The Shimoyama engine plant and Myochi powertrain plant, located near Toyota’s global headquarters, will be converted to produce electric vehicle batteries. Battery production at both plants will be handled by Prime Planet Energy & Solutions, a battery joint venture between Toyota and Panasonic.
“We hope that the technology the company has developed in producing engines and other units and components can also be used in battery production, and establish a multi-powertrain production system to support a wider range of powertrain options,” a Toyota spokesman said.
Image credit: Toyota
Auto leaders from around the world have recently warned that the auto industry will lose many jobs in the transition to electric vehicles. Electric vehicles have far fewer parts, take less time to assemble and require fewer workers than conventional combustion engine vehicles. In addition, electric vehicles also rely more on technology industries outside the traditional auto industry.

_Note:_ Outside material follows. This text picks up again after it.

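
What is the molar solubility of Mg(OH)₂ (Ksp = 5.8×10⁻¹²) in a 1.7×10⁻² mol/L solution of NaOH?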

For a long time, Toyota President Akio Toyoda has emphasized that while the auto industry is changing, it should also protect jobs. As chairman of the Japan Automobile Manufacturers Association, Akio Toyoda often refers to the 5.5 million workers who form the backbone of the local auto industry from seven major Japanese automakers: Toyota, Honda, Nissan, Mazda, Subaru, Mitsubishi and Suzuki.
The latest figures available show that as of 2011, Toyota’s Shimoyama plant, which makes engines and fuel tanks for fuel-cell vehicles, employed 1,700 people. The Mingzhi plant, which employs approximately 1,500 people, produces cast and machined powertrain and resin components.